Bishop Alois Wagner, vicepresident of Cor Unum, was addressing a UN-sponsored gathering aimed at reaching international consensus on helping refugees from the civil war in Bosnia and Croatia. "An innocent civilian population is being deprived of even the most basic necessities and rights in the midst of an abundantly blessed and right continent".
The bishop accused western European governments of double standards when faced with the
Yugoslavian refugees. "When they came as guest-workers, they have been welcome in our countries. Now they are coming as oppressed peoples. What is the quality of the hospitality we are granting them? Those of us who will be eating tonight from abundantly full tables cannot claim that we are unable to share with those who have next to nothing."
The Geneva meeting failed to reach agreement with German pleas for a quota system to be established among the European partners on numbers of refugees to be accepted being blocked by Britain and France.
• CATHOLICS and Muslims in the north western areas of wartorn Bosnia "are condemned to
die of hunger" according to Church workers there.

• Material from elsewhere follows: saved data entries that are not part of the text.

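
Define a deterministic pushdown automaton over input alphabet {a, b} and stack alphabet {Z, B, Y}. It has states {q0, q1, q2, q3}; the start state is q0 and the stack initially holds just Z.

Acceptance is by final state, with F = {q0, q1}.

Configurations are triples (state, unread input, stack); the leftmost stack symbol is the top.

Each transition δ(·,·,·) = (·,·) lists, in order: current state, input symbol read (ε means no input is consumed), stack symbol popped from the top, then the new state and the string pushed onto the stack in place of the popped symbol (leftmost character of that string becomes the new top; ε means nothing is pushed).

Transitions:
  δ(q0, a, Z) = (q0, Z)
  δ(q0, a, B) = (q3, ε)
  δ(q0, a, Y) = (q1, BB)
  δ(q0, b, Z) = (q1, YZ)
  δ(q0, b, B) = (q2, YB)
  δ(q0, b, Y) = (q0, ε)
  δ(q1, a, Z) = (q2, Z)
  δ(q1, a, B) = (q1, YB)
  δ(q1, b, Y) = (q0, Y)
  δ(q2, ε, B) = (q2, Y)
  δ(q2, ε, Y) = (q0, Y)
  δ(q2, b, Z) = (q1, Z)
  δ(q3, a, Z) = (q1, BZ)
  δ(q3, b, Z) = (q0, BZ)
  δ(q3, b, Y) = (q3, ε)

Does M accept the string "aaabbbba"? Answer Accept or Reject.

Reject

(q0, aaabbbba, Z)
  read a, top Z: go to q0, push Z → (q0, aabbbba, Z)
  read a, top Z: go to q0, push Z → (q0, abbbba, Z)
  read a, top Z: go to q0, push Z → (q0, bbbba, Z)
  read b, top Z: go to q1, push YZ → (q1, bbba, YZ)
  read b, top Y: go to q0, push Y → (q0, bba, YZ)
  read b, top Y: go to q0, push ε → (q0, ba, Z)
  read b, top Z: go to q1, push YZ → (q1, a, YZ)
No transition applies at (q1, a, YZ); input not fully consumed.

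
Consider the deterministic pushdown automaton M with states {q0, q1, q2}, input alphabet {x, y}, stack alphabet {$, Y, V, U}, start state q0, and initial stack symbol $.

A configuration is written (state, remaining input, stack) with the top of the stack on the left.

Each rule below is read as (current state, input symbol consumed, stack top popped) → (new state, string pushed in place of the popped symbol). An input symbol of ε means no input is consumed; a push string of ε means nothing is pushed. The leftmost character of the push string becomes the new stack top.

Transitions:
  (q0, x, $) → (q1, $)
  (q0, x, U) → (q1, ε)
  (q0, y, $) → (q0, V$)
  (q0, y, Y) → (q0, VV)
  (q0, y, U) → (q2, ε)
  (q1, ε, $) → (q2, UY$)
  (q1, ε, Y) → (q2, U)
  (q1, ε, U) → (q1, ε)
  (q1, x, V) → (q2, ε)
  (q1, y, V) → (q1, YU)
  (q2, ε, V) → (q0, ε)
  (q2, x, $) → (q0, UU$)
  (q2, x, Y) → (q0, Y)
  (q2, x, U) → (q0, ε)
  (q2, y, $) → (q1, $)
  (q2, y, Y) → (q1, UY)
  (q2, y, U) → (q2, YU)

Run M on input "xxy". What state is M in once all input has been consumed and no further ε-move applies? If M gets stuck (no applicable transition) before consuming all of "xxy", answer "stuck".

q0

(q0, xxy, $)
  read x, top $: go to q1, push $ → (q1, xy, $)
  ε-move, top $: go to q2, push UY$ → (q2, xy, UY$)
  read x, top U: go to q0, push ε → (q0, y, Y$)
  read y, top Y: go to q0, push VV → (q0, ε, VV$)
All input consumed; M is in state q0.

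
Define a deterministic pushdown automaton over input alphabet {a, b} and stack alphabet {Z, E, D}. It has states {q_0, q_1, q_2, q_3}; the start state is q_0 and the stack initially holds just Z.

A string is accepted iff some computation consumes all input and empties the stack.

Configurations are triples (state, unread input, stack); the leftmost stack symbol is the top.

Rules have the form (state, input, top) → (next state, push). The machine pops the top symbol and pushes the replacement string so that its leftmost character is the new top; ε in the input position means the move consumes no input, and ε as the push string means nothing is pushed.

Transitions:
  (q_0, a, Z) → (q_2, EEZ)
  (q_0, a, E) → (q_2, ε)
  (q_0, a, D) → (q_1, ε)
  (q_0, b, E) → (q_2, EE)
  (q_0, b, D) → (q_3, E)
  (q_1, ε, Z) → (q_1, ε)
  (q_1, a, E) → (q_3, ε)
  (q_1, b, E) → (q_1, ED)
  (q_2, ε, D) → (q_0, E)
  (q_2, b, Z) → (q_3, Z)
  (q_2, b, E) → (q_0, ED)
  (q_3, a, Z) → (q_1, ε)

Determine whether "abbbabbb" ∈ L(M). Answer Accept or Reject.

Reject

(q_0, abbbabbb, Z) ⊢ (q_2, bbbabbb, EEZ) ⊢ (q_0, bbabbb, EDEZ) ⊢ (q_2, babbb, EEDEZ) ⊢ (q_0, abbb, EDEDEZ) ⊢ (q_2, bbb, DEDEZ) ⊢ (q_0, bbb, EEDEZ) ⊢ (q_2, bb, EEEDEZ) ⊢ (q_0, b, EDEEDEZ) ⊢ (q_2, ε, EEDEEDEZ)
All input consumed; stack is EEDEEDEZ, not empty, and no further ε-move applies.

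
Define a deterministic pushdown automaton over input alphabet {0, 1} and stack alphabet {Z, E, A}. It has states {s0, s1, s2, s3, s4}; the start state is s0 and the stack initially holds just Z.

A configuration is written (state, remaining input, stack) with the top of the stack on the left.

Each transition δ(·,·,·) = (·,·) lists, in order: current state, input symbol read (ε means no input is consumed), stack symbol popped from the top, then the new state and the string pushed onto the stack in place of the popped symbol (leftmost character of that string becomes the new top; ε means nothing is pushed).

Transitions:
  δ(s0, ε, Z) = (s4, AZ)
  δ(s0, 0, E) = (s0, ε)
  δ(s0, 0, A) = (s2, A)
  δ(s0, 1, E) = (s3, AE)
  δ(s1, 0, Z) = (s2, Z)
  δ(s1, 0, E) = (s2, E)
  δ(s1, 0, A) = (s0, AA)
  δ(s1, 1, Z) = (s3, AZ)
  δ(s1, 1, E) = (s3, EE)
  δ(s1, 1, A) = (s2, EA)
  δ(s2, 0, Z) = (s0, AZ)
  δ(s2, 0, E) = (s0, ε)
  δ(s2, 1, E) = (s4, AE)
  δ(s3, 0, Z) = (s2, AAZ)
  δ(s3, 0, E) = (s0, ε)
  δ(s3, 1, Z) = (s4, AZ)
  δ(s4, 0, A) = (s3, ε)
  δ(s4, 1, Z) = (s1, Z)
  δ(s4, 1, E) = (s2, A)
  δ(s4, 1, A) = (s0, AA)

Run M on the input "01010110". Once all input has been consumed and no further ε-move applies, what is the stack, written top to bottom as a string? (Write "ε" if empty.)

AAZ

(s0, 01010110, Z)
  ε-move, top Z: go to s4, push AZ → (s4, 01010110, AZ)
  read 0, top A: go to s3, push ε → (s3, 1010110, Z)
  read 1, top Z: go to s4, push AZ → (s4, 010110, AZ)
  read 0, top A: go to s3, push ε → (s3, 10110, Z)
  read 1, top Z: go to s4, push AZ → (s4, 0110, AZ)
  read 0, top A: go to s3, push ε → (s3, 110, Z)
  read 1, top Z: go to s4, push AZ → (s4, 10, AZ)
  read 1, top A: go to s0, push AA → (s0, 0, AAZ)
  read 0, top A: go to s2, push A → (s2, ε, AAZ)
All input consumed in state s2 with stack AAZ.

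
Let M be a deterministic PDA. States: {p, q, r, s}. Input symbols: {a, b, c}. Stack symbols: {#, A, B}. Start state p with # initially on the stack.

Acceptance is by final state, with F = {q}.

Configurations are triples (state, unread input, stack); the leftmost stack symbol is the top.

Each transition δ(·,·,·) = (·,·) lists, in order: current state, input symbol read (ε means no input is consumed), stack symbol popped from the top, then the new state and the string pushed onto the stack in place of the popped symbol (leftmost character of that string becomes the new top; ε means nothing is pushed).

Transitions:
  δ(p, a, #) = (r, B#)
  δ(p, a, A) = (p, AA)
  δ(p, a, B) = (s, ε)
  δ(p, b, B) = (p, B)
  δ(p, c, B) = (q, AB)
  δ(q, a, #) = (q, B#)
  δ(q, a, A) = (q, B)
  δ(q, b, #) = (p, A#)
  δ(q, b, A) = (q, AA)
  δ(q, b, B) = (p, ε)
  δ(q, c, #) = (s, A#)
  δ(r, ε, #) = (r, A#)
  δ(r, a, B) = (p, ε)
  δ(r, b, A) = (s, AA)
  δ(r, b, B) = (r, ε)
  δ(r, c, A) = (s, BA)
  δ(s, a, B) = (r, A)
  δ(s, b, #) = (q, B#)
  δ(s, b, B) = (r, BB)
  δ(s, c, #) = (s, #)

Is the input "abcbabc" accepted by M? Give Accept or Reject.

(p, abcbabc, #)
  read a, top #: go to r, push B# → (r, bcbabc, B#)
  read b, top B: go to r, push ε → (r, cbabc, #)
  ε-move, top #: go to r, push A# → (r, cbabc, A#)
  read c, top A: go to s, push BA → (s, babc, BA#)
  read b, top B: go to r, push BB → (r, abc, BBA#)
  read a, top B: go to p, push ε → (p, bc, BA#)
  read b, top B: go to p, push B → (p, c, BA#)
  read c, top B: go to q, push AB → (q, ε, ABA#)
All input consumed; state q ∈ F.

Accept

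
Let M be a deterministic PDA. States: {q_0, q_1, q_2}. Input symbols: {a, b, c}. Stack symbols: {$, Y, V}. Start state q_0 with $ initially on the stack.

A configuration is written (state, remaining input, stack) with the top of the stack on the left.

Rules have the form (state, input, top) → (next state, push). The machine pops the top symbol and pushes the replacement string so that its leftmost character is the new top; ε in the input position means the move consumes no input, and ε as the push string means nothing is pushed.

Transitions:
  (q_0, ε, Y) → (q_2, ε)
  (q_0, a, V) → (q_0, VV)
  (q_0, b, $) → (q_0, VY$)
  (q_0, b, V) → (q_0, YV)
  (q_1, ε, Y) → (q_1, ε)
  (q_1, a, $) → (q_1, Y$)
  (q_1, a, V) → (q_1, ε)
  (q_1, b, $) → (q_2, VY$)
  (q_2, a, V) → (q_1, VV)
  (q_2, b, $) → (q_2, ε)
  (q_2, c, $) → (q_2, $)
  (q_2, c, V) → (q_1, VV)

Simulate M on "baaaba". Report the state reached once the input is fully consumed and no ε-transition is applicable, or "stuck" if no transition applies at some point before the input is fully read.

(q_0, baaaba, $) ⊢ (q_0, aaaba, VY$) ⊢ (q_0, aaba, VVY$) ⊢ (q_0, aba, VVVY$) ⊢ (q_0, ba, VVVVY$) ⊢ (q_0, a, YVVVVY$) ⊢ (q_2, a, VVVVY$) ⊢ (q_1, ε, VVVVVY$)
All input consumed; M is in state q_1.

q_1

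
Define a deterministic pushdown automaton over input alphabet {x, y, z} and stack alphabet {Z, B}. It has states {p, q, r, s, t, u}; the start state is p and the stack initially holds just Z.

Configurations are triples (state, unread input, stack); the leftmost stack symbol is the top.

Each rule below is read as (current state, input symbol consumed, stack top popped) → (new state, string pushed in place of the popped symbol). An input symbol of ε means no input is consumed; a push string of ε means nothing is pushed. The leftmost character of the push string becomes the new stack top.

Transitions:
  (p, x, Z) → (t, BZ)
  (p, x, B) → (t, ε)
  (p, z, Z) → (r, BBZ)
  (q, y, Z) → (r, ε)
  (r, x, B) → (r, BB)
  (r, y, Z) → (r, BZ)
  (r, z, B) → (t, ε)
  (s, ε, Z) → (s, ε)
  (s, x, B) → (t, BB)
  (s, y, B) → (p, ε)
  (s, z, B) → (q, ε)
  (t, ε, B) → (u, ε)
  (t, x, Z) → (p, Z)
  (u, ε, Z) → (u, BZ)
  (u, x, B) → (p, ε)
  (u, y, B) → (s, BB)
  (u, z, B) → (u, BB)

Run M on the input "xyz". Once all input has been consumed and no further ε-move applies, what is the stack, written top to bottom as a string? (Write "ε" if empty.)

BZ

(p, xyz, Z)
  read x, top Z: go to t, push BZ → (t, yz, BZ)
  ε-move, top B: go to u, push ε → (u, yz, Z)
  ε-move, top Z: go to u, push BZ → (u, yz, BZ)
  read y, top B: go to s, push BB → (s, z, BBZ)
  read z, top B: go to q, push ε → (q, ε, BZ)
All input consumed in state q with stack BZ.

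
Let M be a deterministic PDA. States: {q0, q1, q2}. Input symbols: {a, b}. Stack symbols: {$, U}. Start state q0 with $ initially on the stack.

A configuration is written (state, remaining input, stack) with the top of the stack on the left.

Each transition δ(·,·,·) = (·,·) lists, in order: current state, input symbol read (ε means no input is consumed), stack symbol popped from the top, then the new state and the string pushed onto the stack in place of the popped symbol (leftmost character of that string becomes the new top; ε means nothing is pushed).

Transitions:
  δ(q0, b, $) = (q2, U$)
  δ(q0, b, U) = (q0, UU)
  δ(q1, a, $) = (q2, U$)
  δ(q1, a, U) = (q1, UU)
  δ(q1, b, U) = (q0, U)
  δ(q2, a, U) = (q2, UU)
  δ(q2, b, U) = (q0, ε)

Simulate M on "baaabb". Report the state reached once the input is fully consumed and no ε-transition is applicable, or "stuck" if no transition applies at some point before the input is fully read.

(q0, baaabb, $)
  read b, top $: go to q2, push U$ → (q2, aaabb, U$)
  read a, top U: go to q2, push UU → (q2, aabb, UU$)
  read a, top U: go to q2, push UU → (q2, abb, UUU$)
  read a, top U: go to q2, push UU → (q2, bb, UUUU$)
  read b, top U: go to q0, push ε → (q0, b, UUU$)
  read b, top U: go to q0, push UU → (q0, ε, UUUU$)
All input consumed; M is in state q0.

q0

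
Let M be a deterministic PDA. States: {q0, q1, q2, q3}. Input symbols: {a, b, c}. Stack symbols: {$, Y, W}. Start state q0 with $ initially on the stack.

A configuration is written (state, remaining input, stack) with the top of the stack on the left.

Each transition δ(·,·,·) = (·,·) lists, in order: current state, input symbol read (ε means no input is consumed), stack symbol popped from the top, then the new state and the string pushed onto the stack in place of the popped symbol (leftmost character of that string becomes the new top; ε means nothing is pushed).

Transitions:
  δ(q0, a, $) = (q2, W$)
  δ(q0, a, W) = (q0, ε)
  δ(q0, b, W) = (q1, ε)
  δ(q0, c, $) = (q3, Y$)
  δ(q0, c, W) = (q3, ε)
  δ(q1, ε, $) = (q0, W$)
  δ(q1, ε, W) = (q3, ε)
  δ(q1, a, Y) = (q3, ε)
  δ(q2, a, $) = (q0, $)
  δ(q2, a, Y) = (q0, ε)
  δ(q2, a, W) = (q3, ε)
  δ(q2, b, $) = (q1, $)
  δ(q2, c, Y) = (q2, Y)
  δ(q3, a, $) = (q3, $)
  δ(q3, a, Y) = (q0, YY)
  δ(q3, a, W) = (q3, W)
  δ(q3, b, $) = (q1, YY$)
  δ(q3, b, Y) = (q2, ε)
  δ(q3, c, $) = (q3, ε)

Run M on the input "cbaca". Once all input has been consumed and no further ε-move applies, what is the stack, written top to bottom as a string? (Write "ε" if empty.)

(q0, cbaca, $)
  read c, top $: go to q3, push Y$ → (q3, baca, Y$)
  read b, top Y: go to q2, push ε → (q2, aca, $)
  read a, top $: go to q0, push $ → (q0, ca, $)
  read c, top $: go to q3, push Y$ → (q3, a, Y$)
  read a, top Y: go to q0, push YY → (q0, ε, YY$)
All input consumed in state q0 with stack YY$.

YY$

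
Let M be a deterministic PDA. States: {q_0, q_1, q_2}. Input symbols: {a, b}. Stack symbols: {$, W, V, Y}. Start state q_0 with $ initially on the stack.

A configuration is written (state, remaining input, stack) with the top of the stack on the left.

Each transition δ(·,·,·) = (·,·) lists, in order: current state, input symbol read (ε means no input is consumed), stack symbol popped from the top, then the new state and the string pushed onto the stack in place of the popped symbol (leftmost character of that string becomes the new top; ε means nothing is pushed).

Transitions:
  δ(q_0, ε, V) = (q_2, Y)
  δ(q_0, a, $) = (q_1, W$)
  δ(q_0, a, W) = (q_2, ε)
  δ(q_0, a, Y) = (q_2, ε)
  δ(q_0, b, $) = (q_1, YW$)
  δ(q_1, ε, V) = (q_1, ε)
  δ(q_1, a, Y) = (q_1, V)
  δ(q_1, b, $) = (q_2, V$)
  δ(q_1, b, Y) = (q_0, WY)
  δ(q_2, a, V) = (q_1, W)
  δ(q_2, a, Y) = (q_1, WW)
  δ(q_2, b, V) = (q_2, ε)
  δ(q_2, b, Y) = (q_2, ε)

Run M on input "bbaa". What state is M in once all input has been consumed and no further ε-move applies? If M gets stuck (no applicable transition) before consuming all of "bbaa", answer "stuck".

(q_0, bbaa, $)
  read b, top $: go to q_1, push YW$ → (q_1, baa, YW$)
  read b, top Y: go to q_0, push WY → (q_0, aa, WYW$)
  read a, top W: go to q_2, push ε → (q_2, a, YW$)
  read a, top Y: go to q_1, push WW → (q_1, ε, WWW$)
All input consumed; M is in state q_1.

q_1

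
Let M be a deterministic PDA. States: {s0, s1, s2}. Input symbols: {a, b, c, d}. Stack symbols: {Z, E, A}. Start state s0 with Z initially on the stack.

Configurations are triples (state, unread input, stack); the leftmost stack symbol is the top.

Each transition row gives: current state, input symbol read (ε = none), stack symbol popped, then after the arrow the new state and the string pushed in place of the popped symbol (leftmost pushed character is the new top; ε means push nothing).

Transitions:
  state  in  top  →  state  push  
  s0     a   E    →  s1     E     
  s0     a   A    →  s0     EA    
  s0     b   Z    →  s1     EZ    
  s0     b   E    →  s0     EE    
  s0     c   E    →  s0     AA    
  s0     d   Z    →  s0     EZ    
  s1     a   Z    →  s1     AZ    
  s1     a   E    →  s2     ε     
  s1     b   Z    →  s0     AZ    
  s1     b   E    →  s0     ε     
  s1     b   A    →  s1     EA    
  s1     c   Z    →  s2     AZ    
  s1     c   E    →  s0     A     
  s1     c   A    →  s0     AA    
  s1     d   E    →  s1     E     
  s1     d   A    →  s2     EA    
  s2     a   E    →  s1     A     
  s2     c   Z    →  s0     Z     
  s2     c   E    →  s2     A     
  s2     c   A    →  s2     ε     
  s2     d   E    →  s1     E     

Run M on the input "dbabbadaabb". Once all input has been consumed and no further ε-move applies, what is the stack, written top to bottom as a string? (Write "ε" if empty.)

AZ

(s0, dbabbadaabb, Z) ⊢ (s0, babbadaabb, EZ) ⊢ (s0, abbadaabb, EEZ) ⊢ (s1, bbadaabb, EEZ) ⊢ (s0, badaabb, EZ) ⊢ (s0, adaabb, EEZ) ⊢ (s1, daabb, EEZ) ⊢ (s1, aabb, EEZ) ⊢ (s2, abb, EZ) ⊢ (s1, bb, AZ) ⊢ (s1, b, EAZ) ⊢ (s0, ε, AZ)
All input consumed in state s0 with stack AZ.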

With Serbian forces keeping up a constant military threat, the situation in the Bosnian diocese of Banja Luka is "worsening
dramatically by the day" said Mgr Vladimir Stankovic, president of Caritas in neighbouring Croatia.
Attempts to get relief supplies through to Croatian Catholics and Bosnian Muslims trapped in Banja Luka have failed because of the Serbian military presence, he said.
Women religious were facing "brutal violence", Mgr Stankovic went on. And the local bishop has been cut off from outside contact for several weeks.
• CATHOLIC bishops in Slovenia, the first of the Yugoslavian republics to break free from the federation, have protested that what they say is a government campaign to limit church freedoms. Despite the fact that 83 per cent of the Slovenian population is Catholic, the old communist mentality of opposition to religion remains, said the bishops. "Changing mentalities will require decades," they said.